Sabía que Lawrence quería liderar. Lo había visto durante la planificación y la estrategia un día antes de que comenzara la prueba. Por lo tanto, a Klaus no le sorprendió este alboroto. También fue una de las razones por las que le había quitado la toma de decisiones a Anna: ella no habría sido capaz de manejar a Lawrence.

—Muy bien —suspiró Klaus, viendo cómo cerca del 70 por ciento de los 80 miembros restantes se pasaban al lado de Lawrence. No estaba sorprendido.

Tenían sus razones para marcharse. La principal era su enemistad con los tres Legados. No querían verse envueltos en ese conflicto.

La segunda razón era una promesa que Lawrence les había hecho. Era bastante rico, así que algunos se unieron a él por el dinero y los recursos que había ofrecido.

—Puesto que vosotros 64 ya no formáis parte de mi equipo, si ganamos al final, la recompensa destinada a la región no irá a parar a vosotros 64. Lo mismo se aplica a nosotros si ganáis vosotros —dijo Klaus, dejando claro que ya no estaban en el mismo bando.

—Os daré media hora… no, un periodo de gracia de una hora. Usad ese tiempo para largaros, porque la próxima vez que nos encontremos, no dudaré en decapitaros a todos —declaró Klaus. Sin dudarlo, el equipo de Lawrence huyó.
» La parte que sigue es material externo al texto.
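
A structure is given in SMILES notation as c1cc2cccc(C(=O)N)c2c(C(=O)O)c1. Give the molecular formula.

C12H9NO3

Atom tally by fragment:
  naphthalene ring system core → C:10 H:8
  (− 2 ring H displaced by substituents)
  + CONH2 → C:1 H:2 O:1 N:1
  + COOH → C:1 H:1 O:2
Element totals:
  C: 12
  H: 9
  N: 1
  O: 3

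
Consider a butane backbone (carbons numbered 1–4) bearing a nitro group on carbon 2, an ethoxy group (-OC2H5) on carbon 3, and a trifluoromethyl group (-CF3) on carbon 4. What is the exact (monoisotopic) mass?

215.0769

Atom tally by fragment:
  CH3 → C:1 H:3
  CH(NO2) → C:1 H:1 N:1 O:2
  CH(OC2H5) → C:3 H:6 O:1
  CH2CF3 → C:2 H:2 F:3
Element totals:
  C: 7
  H: 12
  F: 3
  N: 1
  O: 3
Molecular formula: C7H12F3NO3.
  M = 7(12.0) + 12(1.007825) + 3(18.998403) + 14.003074 + 3(15.994915)
    = 84.000000 + 12.093900 + 56.995209 + 14.003074 + 47.984745 = 215.076928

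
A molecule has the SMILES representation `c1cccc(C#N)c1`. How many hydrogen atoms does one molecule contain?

5

Atom tally by fragment:
  benzene ring core → C:6 H:6
  (− 1 ring H displaced by substituents)
  + CN → C:1 N:1
Element totals:
  C: 7
  H: 5
  N: 1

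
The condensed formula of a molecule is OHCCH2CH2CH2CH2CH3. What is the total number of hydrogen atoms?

Atom tally by fragment:
  OHCCH2 → C:2 H:3 O:1
  CH2 → C:1 H:2
  CH2 → C:1 H:2
  CH2 → C:1 H:2
  CH3 → C:1 H:3
Element totals:
  C: 6
  H: 12
  O: 1

12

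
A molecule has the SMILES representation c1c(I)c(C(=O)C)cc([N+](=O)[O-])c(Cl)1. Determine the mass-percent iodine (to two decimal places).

Atom tally by fragment:
  benzene ring core → C:6 H:6
  (− 4 ring H displaced by substituents)
  + I → I:1
  + COCH3 → C:2 H:3 O:1
  + NO2 → N:1 O:2
  + Cl → Cl:1
Element totals:
  C: 8
  H: 5
  Cl: 1
  I: 1
  N: 1
  O: 3
Molecular formula: C8H5ClINO3.
Molar mass = 325.486 g/mol.
Mass from I: 1 × 126.904 = 126.904 g/mol.
%I = 126.904 / 325.486 × 100 = 38.99%.

38.99%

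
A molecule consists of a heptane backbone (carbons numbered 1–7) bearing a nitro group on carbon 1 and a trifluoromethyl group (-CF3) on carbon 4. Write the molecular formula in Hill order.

C8H14F3NO2

Atom tally by fragment:
  O2NCH2 → C:1 H:2 N:1 O:2
  CH2 → C:1 H:2
  CH2 → C:1 H:2
  CH(CF3) → C:2 H:1 F:3
  CH2 → C:1 H:2
  CH2 → C:1 H:2
  CH3 → C:1 H:3
Element totals:
  C: 8
  H: 14
  F: 3
  N: 1
  O: 2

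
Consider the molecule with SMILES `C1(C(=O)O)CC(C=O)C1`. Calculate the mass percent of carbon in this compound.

56.25%

Atom tally by fragment:
  cyclobutane ring core → C:4 H:8
  (− 2 ring H displaced by substituents)
  + COOH → C:1 H:1 O:2
  + CHO → C:1 H:1 O:1
Element totals:
  C: 6
  H: 8
  O: 3
Molecular formula: C6H8O3.
Molar mass = 128.127 g/mol.
Mass from C: 6 × 12.011 = 72.066 g/mol.
%C = 72.066 / 128.127 × 100 = 56.25%.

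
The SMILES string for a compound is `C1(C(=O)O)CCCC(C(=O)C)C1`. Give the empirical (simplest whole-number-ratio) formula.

C9H14O3

Atom tally by fragment:
  cyclohexane ring core → C:6 H:12
  (− 2 ring H displaced by substituents)
  + COOH → C:1 H:1 O:2
  + COCH3 → C:2 H:3 O:1
Element totals:
  C: 9
  H: 14
  O: 3
Molecular formula: C9H14O3.
gcd of subscripts (9, 14, 3) = 1, so the empirical formula equals the molecular formula.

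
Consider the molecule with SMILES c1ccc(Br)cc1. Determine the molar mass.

Atom tally by fragment:
  benzene ring core → C:6 H:6
  (− 1 ring H displaced by substituents)
  + Br → Br:1
Element totals:
  C: 6
  H: 5
  Br: 1
Molecular formula: C6H5Br.
  M = 6(12.011) + 5(1.008) + 79.904
    = 72.066 + 5.040 + 79.904 = 157.010

157.01 g/mol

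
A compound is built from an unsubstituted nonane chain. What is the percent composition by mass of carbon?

84.28%

Atom tally by fragment:
  CH3 → C:1 H:3
  CH2 → C:1 H:2
  CH2 → C:1 H:2
  CH2 → C:1 H:2
  CH2 → C:1 H:2
  CH2 → C:1 H:2
  CH2 → C:1 H:2
  CH2 → C:1 H:2
  CH3 → C:1 H:3
Element totals:
  C: 9
  H: 20
Molecular formula: C9H20.
Molar mass = 128.259 g/mol.
Mass from C: 9 × 12.011 = 108.099 g/mol.
%C = 108.099 / 128.259 × 100 = 84.28%.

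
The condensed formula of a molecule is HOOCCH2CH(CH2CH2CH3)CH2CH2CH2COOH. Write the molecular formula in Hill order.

C10H18O4

Element totals:
  C: 10
  H: 18
  O: 4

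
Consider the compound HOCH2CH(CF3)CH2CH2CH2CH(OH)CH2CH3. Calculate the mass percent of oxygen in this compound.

Atom tally by fragment:
  HOCH2 → C:1 H:3 O:1
  CH(CF3) → C:2 H:1 F:3
  CH2 → C:1 H:2
  CH2 → C:1 H:2
  CH2 → C:1 H:2
  CH(OH) → C:1 H:2 O:1
  CH2 → C:1 H:2
  CH3 → C:1 H:3
Element totals:
  C: 9
  H: 17
  F: 3
  O: 2
Molecular formula: C9H17F3O2.
Molar mass = 214.227 g/mol.
Mass from O: 2 × 15.999 = 31.998 g/mol.
%O = 31.998 / 214.227 × 100 = 14.94%.

14.94%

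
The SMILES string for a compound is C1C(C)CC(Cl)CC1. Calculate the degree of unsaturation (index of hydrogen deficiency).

1

Atom tally by fragment:
  cyclohexane ring core → C:6 H:12
  (− 2 ring H displaced by substituents)
  + CH3 → C:1 H:3
  + Cl → Cl:1
Element totals:
  C: 7
  H: 13
  Cl: 1
Molecular formula: C7H13Cl.
DoU = (2C + 2 + N − H − X) / 2 = (2·7 + 2 + 0 − 13 − 1) / 2 = 1.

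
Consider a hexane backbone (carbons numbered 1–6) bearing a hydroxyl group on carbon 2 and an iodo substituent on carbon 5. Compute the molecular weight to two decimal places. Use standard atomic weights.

228.07 g/mol

Atom tally by fragment:
  CH3 → C:1 H:3
  CH(OH) → C:1 H:2 O:1
  CH2 → C:1 H:2
  CH2 → C:1 H:2
  CH(I) → C:1 H:1 I:1
  CH3 → C:1 H:3
Element totals:
  C: 6
  H: 13
  I: 1
  O: 1
Molecular formula: C6H13IO.
  M = 6(12.011) + 13(1.008) + 126.904 + 15.999
    = 72.066 + 13.104 + 126.904 + 15.999 = 228.073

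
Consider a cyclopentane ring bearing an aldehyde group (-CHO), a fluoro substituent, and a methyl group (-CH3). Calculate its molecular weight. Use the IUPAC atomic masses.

Atom tally by fragment:
  cyclopentane ring core → C:5 H:10
  (− 3 ring H displaced by substituents)
  + CHO → C:1 H:1 O:1
  + F → F:1
  + CH3 → C:1 H:3
Element totals:
  C: 7
  H: 11
  F: 1
  O: 1
Molecular formula: C7H11FO.
  M = 7(12.011) + 11(1.008) + 18.998 + 15.999
    = 84.077 + 11.088 + 18.998 + 15.999 = 130.162

130.16 g/mol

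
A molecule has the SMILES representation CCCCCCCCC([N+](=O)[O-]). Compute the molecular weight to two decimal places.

173.26 g/mol

Atom tally by fragment:
  CH3 → C:1 H:3
  CH2 → C:1 H:2
  CH2 → C:1 H:2
  CH2 → C:1 H:2
  CH2 → C:1 H:2
  CH2 → C:1 H:2
  CH2 → C:1 H:2
  CH2 → C:1 H:2
  CH2NO2 → C:1 H:2 N:1 O:2
Element totals:
  C: 9
  H: 19
  N: 1
  O: 2
Molecular formula: C9H19NO2.
  M = 9(12.011) + 19(1.008) + 14.007 + 2(15.999)
    = 108.099 + 19.152 + 14.007 + 31.998 = 173.256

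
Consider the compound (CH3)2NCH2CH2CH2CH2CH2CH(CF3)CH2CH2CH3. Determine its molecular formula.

C12H24F3N

Element totals:
  C: 12
  H: 24
  F: 3
  N: 1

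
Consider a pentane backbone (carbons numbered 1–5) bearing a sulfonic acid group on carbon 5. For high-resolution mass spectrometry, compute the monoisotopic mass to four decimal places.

152.0507

Atom tally by fragment:
  CH3 → C:1 H:3
  CH2 → C:1 H:2
  CH2 → C:1 H:2
  CH2 → C:1 H:2
  CH2SO3H → C:1 H:3 S:1 O:3
Element totals:
  C: 5
  H: 12
  O: 3
  S: 1
Molecular formula: C5H12O3S.
  M = 5(12.0) + 12(1.007825) + 3(15.994915) + 31.972071
    = 60.000000 + 12.093900 + 47.984745 + 31.972071 = 152.050716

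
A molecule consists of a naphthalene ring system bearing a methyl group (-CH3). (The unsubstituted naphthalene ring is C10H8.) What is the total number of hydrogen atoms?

Atom tally by fragment:
  naphthalene ring system core → C:10 H:8
  (− 1 ring H displaced by substituents)
  + CH3 → C:1 H:3
Element totals:
  C: 11
  H: 10

10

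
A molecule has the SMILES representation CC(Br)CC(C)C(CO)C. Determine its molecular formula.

C8H17BrO

Atom tally by fragment:
  CH3 → C:1 H:3
  CH(Br) → C:1 H:1 Br:1
  CH2 → C:1 H:2
  CH(CH3) → C:2 H:4
  CH(CH2OH) → C:2 H:4 O:1
  CH3 → C:1 H:3
Element totals:
  C: 8
  H: 17
  Br: 1
  O: 1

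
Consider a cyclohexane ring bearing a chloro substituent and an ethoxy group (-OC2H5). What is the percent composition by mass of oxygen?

Atom tally by fragment:
  cyclohexane ring core → C:6 H:12
  (− 2 ring H displaced by substituents)
  + Cl → Cl:1
  + OC2H5 → C:2 H:5 O:1
Element totals:
  C: 8
  H: 15
  Cl: 1
  O: 1
Molecular formula: C8H15ClO.
Molar mass = 162.657 g/mol.
Mass from O: 1 × 15.999 = 15.999 g/mol.
%O = 15.999 / 162.657 × 100 = 9.84%.

9.84%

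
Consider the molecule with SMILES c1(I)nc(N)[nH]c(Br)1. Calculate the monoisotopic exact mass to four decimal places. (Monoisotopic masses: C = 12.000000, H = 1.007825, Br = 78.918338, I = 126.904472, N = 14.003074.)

286.8555

Atom tally by fragment:
  imidazole ring core → C:3 H:4 N:2
  (− 3 ring H displaced by substituents)
  + I → I:1
  + NH2 → N:1 H:2
  + Br → Br:1
Element totals:
  C: 3
  H: 3
  Br: 1
  I: 1
  N: 3
Molecular formula: C3H3BrIN3.
  M = 3(12.0) + 3(1.007825) + 78.918338 + 126.904472 + 3(14.003074)
    = 36.000000 + 3.023475 + 78.918338 + 126.904472 + 42.009222 = 286.855507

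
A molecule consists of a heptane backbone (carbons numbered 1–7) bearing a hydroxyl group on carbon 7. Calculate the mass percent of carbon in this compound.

Atom tally by fragment:
  CH3 → C:1 H:3
  CH2 → C:1 H:2
  CH2 → C:1 H:2
  CH2 → C:1 H:2
  CH2 → C:1 H:2
  CH2 → C:1 H:2
  CH2OH → C:1 H:3 O:1
Element totals:
  C: 7
  H: 16
  O: 1
Molecular formula: C7H16O.
Molar mass = 116.204 g/mol.
Mass from C: 7 × 12.011 = 84.077 g/mol.
%C = 84.077 / 116.204 × 100 = 72.35%.

72.35%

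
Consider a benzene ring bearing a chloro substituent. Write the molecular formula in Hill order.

C6H5Cl

Atom tally by fragment:
  benzene ring core → C:6 H:6
  (− 1 ring H displaced by substituents)
  + Cl → Cl:1
Element totals:
  C: 6
  H: 5
  Cl: 1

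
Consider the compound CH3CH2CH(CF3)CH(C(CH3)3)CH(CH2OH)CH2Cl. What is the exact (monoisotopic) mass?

274.1311

Atom tally by fragment:
  CH3 → C:1 H:3
  CH2 → C:1 H:2
  CH(CF3) → C:2 H:1 F:3
  CH(C(CH3)3) → C:5 H:10
  CH(CH2OH) → C:2 H:4 O:1
  CH2Cl → C:1 H:2 Cl:1
Element totals:
  C: 12
  H: 22
  Cl: 1
  F: 3
  O: 1
Molecular formula: C12H22ClF3O.
  M = 12(12.0) + 22(1.007825) + 34.968853 + 3(18.998403) + 15.994915
    = 144.000000 + 22.172150 + 34.968853 + 56.995209 + 15.994915 = 274.131127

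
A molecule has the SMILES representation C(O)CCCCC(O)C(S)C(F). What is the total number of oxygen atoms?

2

Atom tally by fragment:
  HOCH2 → C:1 H:3 O:1
  CH2 → C:1 H:2
  CH2 → C:1 H:2
  CH2 → C:1 H:2
  CH2 → C:1 H:2
  CH(OH) → C:1 H:2 O:1
  CH(SH) → C:1 H:2 S:1
  CH2F → C:1 H:2 F:1
Element totals:
  C: 8
  H: 17
  F: 1
  O: 2
  S: 1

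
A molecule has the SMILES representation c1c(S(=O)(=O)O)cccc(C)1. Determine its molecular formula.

C7H8O3S

Atom tally by fragment:
  benzene ring core → C:6 H:6
  (− 2 ring H displaced by substituents)
  + SO3H → S:1 O:3 H:1
  + CH3 → C:1 H:3
Element totals:
  C: 7
  H: 8
  O: 3
  S: 1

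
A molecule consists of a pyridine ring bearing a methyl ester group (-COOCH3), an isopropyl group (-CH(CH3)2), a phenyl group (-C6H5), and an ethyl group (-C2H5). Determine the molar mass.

283.37 g/mol

Atom tally by fragment:
  pyridine ring core → C:5 H:5 N:1
  (− 4 ring H displaced by substituents)
  + COOCH3 → C:2 H:3 O:2
  + CH(CH3)2 → C:3 H:7
  + C6H5 → C:6 H:5
  + C2H5 → C:2 H:5
Element totals:
  C: 18
  H: 21
  N: 1
  O: 2
Molecular formula: C18H21NO2.
  M = 18(12.011) + 21(1.008) + 14.007 + 2(15.999)
    = 216.198 + 21.168 + 14.007 + 31.998 = 283.371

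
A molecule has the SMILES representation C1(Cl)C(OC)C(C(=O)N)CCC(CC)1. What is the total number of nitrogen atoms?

Atom tally by fragment:
  cyclohexane ring core → C:6 H:12
  (− 4 ring H displaced by substituents)
  + Cl → Cl:1
  + OCH3 → C:1 H:3 O:1
  + CONH2 → C:1 H:2 O:1 N:1
  + C2H5 → C:2 H:5
Element totals:
  C: 10
  H: 18
  Cl: 1
  N: 1
  O: 2

1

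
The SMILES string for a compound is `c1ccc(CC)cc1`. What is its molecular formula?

Atom tally by fragment:
  benzene ring core → C:6 H:6
  (− 1 ring H displaced by substituents)
  + C2H5 → C:2 H:5
Element totals:
  C: 8
  H: 10

C8H10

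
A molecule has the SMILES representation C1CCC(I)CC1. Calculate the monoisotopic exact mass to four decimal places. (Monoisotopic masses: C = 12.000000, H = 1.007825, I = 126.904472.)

Atom tally by fragment:
  cyclohexane ring core → C:6 H:12
  (− 1 ring H displaced by substituents)
  + I → I:1
Element totals:
  C: 6
  H: 11
  I: 1
Molecular formula: C6H11I.
  M = 6(12.0) + 11(1.007825) + 126.904472
    = 72.000000 + 11.086075 + 126.904472 = 209.990547

209.9905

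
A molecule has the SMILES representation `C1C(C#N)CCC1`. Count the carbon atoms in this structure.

6

Atom tally by fragment:
  cyclopentane ring core → C:5 H:10
  (− 1 ring H displaced by substituents)
  + CN → C:1 N:1
Element totals:
  C: 6
  H: 9
  N: 1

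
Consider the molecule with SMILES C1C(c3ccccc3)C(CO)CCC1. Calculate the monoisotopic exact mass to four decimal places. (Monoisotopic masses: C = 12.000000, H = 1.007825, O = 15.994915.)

Atom tally by fragment:
  cyclohexane ring core → C:6 H:12
  (− 2 ring H displaced by substituents)
  + C6H5 → C:6 H:5
  + CH2OH → C:1 H:3 O:1
Element totals:
  C: 13
  H: 18
  O: 1
Molecular formula: C13H18O.
  M = 13(12.0) + 18(1.007825) + 15.994915
    = 156.000000 + 18.140850 + 15.994915 = 190.135765

190.1358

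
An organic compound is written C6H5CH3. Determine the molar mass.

Element totals:
  C: 7
  H: 8
Molecular formula: C7H8.
  M = 7(12.011) + 8(1.008)
    = 84.077 + 8.064 = 92.141

92.14 g/mol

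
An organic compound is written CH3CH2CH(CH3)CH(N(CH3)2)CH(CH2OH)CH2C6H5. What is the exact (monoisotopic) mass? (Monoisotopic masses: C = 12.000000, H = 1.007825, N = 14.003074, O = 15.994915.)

249.2093

Atom tally by fragment:
  CH3 → C:1 H:3
  CH2 → C:1 H:2
  CH(CH3) → C:2 H:4
  CH(N(CH3)2) → C:3 H:7 N:1
  CH(CH2OH) → C:2 H:4 O:1
  CH2C6H5 → C:7 H:7
Element totals:
  C: 16
  H: 27
  N: 1
  O: 1
Molecular formula: C16H27NO.
  M = 16(12.0) + 27(1.007825) + 14.003074 + 15.994915
    = 192.000000 + 27.211275 + 14.003074 + 15.994915 = 249.209264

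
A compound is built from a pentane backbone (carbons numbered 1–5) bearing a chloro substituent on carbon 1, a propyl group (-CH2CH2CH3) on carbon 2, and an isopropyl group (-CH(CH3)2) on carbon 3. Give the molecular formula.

C11H23Cl

Atom tally by fragment:
  ClCH2 → C:1 H:2 Cl:1
  CH(CH2CH2CH3) → C:4 H:8
  CH(CH(CH3)2) → C:4 H:8
  CH2 → C:1 H:2
  CH3 → C:1 H:3
Element totals:
  C: 11
  H: 23
  Cl: 1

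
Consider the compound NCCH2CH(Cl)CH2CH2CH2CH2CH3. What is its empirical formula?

C8H14ClN

Element totals:
  C: 8
  H: 14
  Cl: 1
  N: 1
Molecular formula: C8H14ClN.
gcd of subscripts (8, 1, 14, 1) = 1, so the empirical formula equals the molecular formula.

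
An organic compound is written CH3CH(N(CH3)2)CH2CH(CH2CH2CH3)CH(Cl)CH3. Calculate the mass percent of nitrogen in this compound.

6.81%

Element totals:
  C: 11
  H: 24
  Cl: 1
  N: 1
Molecular formula: C11H24ClN.
Molar mass = 205.770 g/mol.
Mass from N: 1 × 14.007 = 14.007 g/mol.
%N = 14.007 / 205.770 × 100 = 6.81%.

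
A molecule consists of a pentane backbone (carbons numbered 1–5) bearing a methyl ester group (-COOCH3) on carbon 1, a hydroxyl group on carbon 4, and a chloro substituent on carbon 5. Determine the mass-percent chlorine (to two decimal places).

19.63%

Atom tally by fragment:
  CH3OOCCH2 → C:3 H:5 O:2
  CH2 → C:1 H:2
  CH2 → C:1 H:2
  CH(OH) → C:1 H:2 O:1
  CH2Cl → C:1 H:2 Cl:1
Element totals:
  C: 7
  H: 13
  Cl: 1
  O: 3
Molecular formula: C7H13ClO3.
Molar mass = 180.628 g/mol.
Mass from Cl: 1 × 35.45 = 35.450 g/mol.
%Cl = 35.450 / 180.628 × 100 = 19.63%.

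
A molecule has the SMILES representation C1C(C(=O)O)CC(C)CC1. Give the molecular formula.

C8H14O2

Atom tally by fragment:
  cyclohexane ring core → C:6 H:12
  (− 2 ring H displaced by substituents)
  + COOH → C:1 H:1 O:2
  + CH3 → C:1 H:3
Element totals:
  C: 8
  H: 14
  O: 2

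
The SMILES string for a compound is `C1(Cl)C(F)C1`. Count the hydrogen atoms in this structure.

4

Atom tally by fragment:
  cyclopropane ring core → C:3 H:6
  (− 2 ring H displaced by substituents)
  + Cl → Cl:1
  + F → F:1
Element totals:
  C: 3
  H: 4
  Cl: 1
  F: 1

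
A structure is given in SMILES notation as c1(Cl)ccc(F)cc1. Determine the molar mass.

130.55 g/mol

Atom tally by fragment:
  benzene ring core → C:6 H:6
  (− 2 ring H displaced by substituents)
  + Cl → Cl:1
  + F → F:1
Element totals:
  C: 6
  H: 4
  Cl: 1
  F: 1
Molecular formula: C6H4ClF.
  M = 6(12.011) + 4(1.008) + 35.45 + 18.998
    = 72.066 + 4.032 + 35.450 + 18.998 = 130.546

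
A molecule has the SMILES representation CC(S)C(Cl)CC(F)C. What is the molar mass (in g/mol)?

Atom tally by fragment:
  CH3 → C:1 H:3
  CH(SH) → C:1 H:2 S:1
  CH(Cl) → C:1 H:1 Cl:1
  CH2 → C:1 H:2
  CH(F) → C:1 H:1 F:1
  CH3 → C:1 H:3
Element totals:
  C: 6
  H: 12
  Cl: 1
  F: 1
  S: 1
Molecular formula: C6H12ClFS.
  M = 6(12.011) + 12(1.008) + 35.45 + 18.998 + 32.06
    = 72.066 + 12.096 + 35.450 + 18.998 + 32.060 = 170.670

170.67 g/mol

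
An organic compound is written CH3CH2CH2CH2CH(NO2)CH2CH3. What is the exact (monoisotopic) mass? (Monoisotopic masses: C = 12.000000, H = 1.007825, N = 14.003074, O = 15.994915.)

Element totals:
  C: 7
  H: 15
  N: 1
  O: 2
Molecular formula: C7H15NO2.
  M = 7(12.0) + 15(1.007825) + 14.003074 + 2(15.994915)
    = 84.000000 + 15.117375 + 14.003074 + 31.989830 = 145.110279

145.1103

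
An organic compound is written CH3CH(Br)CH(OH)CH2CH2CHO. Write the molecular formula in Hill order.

C6H11BrO2

Atom tally by fragment:
  CH3 → C:1 H:3
  CH(Br) → C:1 H:1 Br:1
  CH(OH) → C:1 H:2 O:1
  CH2 → C:1 H:2
  CH2CHO → C:2 H:3 O:1
Element totals:
  C: 6
  H: 11
  Br: 1
  O: 2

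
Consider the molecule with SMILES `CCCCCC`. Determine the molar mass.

86.18 g/mol

Atom tally by fragment:
  CH3 → C:1 H:3
  CH2 → C:1 H:2
  CH2 → C:1 H:2
  CH2 → C:1 H:2
  CH2 → C:1 H:2
  CH3 → C:1 H:3
Element totals:
  C: 6
  H: 14
Molecular formula: C6H14.
  M = 6(12.011) + 14(1.008)
    = 72.066 + 14.112 = 86.178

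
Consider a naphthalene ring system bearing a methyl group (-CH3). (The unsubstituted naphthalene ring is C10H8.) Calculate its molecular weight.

142.20 g/mol

Atom tally by fragment:
  naphthalene ring system core → C:10 H:8
  (− 1 ring H displaced by substituents)
  + CH3 → C:1 H:3
Element totals:
  C: 11
  H: 10
Molecular formula: C11H10.
  M = 11(12.011) + 10(1.008)
    = 132.121 + 10.080 = 142.201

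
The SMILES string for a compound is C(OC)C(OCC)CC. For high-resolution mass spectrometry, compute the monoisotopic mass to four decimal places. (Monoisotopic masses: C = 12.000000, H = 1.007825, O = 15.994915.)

Atom tally by fragment:
  CH3OCH2 → C:2 H:5 O:1
  CH(OC2H5) → C:3 H:6 O:1
  CH2 → C:1 H:2
  CH3 → C:1 H:3
Element totals:
  C: 7
  H: 16
  O: 2
Molecular formula: C7H16O2.
  M = 7(12.0) + 16(1.007825) + 2(15.994915)
    = 84.000000 + 16.125200 + 31.989830 = 132.115030

132.1150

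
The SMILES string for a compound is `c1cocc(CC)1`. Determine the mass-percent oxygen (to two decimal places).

16.64%

Atom tally by fragment:
  furan ring core → C:4 H:4 O:1
  (− 1 ring H displaced by substituents)
  + C2H5 → C:2 H:5
Element totals:
  C: 6
  H: 8
  O: 1
Molecular formula: C6H8O.
Molar mass = 96.129 g/mol.
Mass from O: 1 × 15.999 = 15.999 g/mol.
%O = 15.999 / 96.129 × 100 = 16.64%.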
Klaus se volvió hacia los 15 miembros que aún quedaban en su equipo. Miguel se había quedado, junto con los gemelos Zhou y Omari Hackman. Quedaban otros tres: Lucas, un arquero, y dos magas, Scarlet y Ruby.

—Vamos. Tomaremos la ruta de la izquierda —dijo Klaus, y su equipo de 16 personas comenzó a moverse de nuevo.